Вот какие надежды возлагались на Писарева летом прошлого года. А он их не оправдал. Его увещевали, стыдили, пугали, - а он понятливо кивал, он охотно соглашался, что проступок тяжкий, что наказание должно быть ужасное, и советовал комиссии обратиться к докторам Штейну и Шульцу за его скорбным листом, а также подробнейшим образом рассказывал о своей истории с кузиной и ее женихом: вот, дескать, на какие поступки способен умалишенный.

И до того неуязвимой казалась ему эта система мнимой искренности, что он даже проговорился о подлинных мотивах своего поведения:

- Когда меня арестовали и привели в комиссию, я решился не сознаваться. Главною побудительного причиною моею в этом случае было нежелание набросить тень на ту часть журналистики, к которой я принадлежал.

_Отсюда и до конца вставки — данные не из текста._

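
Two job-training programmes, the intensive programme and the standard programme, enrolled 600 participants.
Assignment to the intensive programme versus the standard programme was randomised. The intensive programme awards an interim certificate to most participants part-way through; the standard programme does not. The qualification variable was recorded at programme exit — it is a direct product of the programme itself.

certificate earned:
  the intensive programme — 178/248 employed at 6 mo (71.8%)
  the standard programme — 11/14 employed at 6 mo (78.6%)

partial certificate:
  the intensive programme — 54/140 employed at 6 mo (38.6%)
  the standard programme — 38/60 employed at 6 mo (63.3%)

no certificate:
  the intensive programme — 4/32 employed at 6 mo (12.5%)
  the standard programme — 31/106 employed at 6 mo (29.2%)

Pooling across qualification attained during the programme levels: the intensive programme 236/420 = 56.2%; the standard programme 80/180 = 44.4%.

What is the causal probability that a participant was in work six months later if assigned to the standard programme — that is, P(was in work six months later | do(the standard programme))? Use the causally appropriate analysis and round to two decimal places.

0.44

Within every qualification attained during the programme level the standard programme has the higher rate, yet pooled the intensive programme does — Simpson's reversal.
Qualification attained during the programme is recorded after the programme and is itself shifted by it — it sits on the causal path from programme to outcome. Conditioning on a mediator would strip out part of the effect we want; the pooled comparison gives the total causal effect.
So P(outcome | do(the standard programme)) is just the pooled rate for the standard programme: 80/180 = 0.444.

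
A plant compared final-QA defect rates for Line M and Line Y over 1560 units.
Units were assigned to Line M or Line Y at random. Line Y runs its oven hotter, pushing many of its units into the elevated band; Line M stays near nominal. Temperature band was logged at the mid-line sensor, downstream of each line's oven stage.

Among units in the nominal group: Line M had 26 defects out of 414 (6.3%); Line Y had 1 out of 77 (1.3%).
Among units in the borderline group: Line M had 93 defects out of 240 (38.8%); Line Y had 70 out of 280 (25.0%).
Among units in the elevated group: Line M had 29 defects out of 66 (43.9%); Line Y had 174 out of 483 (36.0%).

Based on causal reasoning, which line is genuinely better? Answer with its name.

Line M

The stratified and pooled comparisons disagree (Line Y wins within each in-process temperature band; Line M wins overall), so the answer turns on the causal role of in-process temperature band.
In-process temperature band lies on the pathway line → in-process temperature band → outcome, so adjusting for it blocks the indirect effect. For the total causal effect of line, use the unadjusted pooled rates.
Pooled: Line M 20.6% vs Line Y 29.2%; Line M is lower overall.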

Я не хотел подать повода думать, что литераторы замешаны в тайной агитации, тем более что нелепые толки в обществе и даже в газетах приводили эту агитацию в связь с петербургскими пожарами. - И, словно сказанное было недостаточно ясно, словно нарочно для того, чтобы поддразнить, еще добавил: - Так как я сам принял участие в агитации совершенно случайно, то я не хотел, чтобы мое неосторожное поведение повредило в каком бы то ни было отношении литераторам, с которыми я работал.

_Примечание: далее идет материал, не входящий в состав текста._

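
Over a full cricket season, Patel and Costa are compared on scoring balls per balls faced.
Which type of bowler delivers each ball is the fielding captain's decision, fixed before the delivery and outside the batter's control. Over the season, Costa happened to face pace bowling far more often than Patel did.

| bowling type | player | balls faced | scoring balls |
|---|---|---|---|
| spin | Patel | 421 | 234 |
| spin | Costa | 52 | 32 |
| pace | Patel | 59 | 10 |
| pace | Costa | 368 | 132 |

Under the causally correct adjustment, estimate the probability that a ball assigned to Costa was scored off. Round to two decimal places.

0.49

Bowling type satisfies the back-door criterion: it is not a descendant of the player, and it blocks the spurious path from player to outcome. Adjusting for it (i.e., using the within-bowling type rates) gives the causal effect.
Standardising Costa to the population bowling type mix: 0.526·32/52 + 0.474·132/368 = 0.494.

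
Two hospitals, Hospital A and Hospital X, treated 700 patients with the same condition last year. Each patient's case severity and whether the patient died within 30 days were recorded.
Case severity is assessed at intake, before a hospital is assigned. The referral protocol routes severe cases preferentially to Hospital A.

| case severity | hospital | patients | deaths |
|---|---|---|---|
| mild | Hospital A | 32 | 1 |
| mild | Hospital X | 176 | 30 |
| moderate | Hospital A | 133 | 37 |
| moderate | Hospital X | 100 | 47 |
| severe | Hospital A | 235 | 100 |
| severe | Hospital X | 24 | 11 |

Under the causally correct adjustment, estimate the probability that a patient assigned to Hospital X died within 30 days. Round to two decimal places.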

Нечего было и надеяться столковаться с таким человеком, да, честно говоря, никому в комиссии этого и не хотелось. Как выразился Турунов, налицо был как раз такой случай, когда говорят: "Горбатого могила исправит". Попробовали еще слегка поднажать, используя захваченные при обыске бумаги. Но Писарев дал именно такие объяснения, каких и следовало от него ожидать: все обстоятельства, привлекшие внимание комиссии, оказались сугубо личными и невинными, а имена - случайными, мало ли знакомых у сотрудника редакции. С именами вышел даже конфуз. Потапов и Анненков придавали чрезвычайную важность некоему листочку, на котором рукою Писарева были выведены весьма примечательные фамилии, а против них - цифры. В частности, против фамилии Попова стояла цифра 927, против Кушелева - 463; были там и Благосветлов, и Баллод - соответственно 88 и 38, и еще кое-кто… Аппетитный был листочек, особливо ежели учесть, что, по достоверному сообщению из Лондона, граф Кушелев-Безбородко тайно перевел Герцену для так называемого Общего фонда не то четыреста пятьдесят, не то четыреста восемьдесят фунтов стерлингов. И что же? Писарев заявил, что это список его карточных долгов!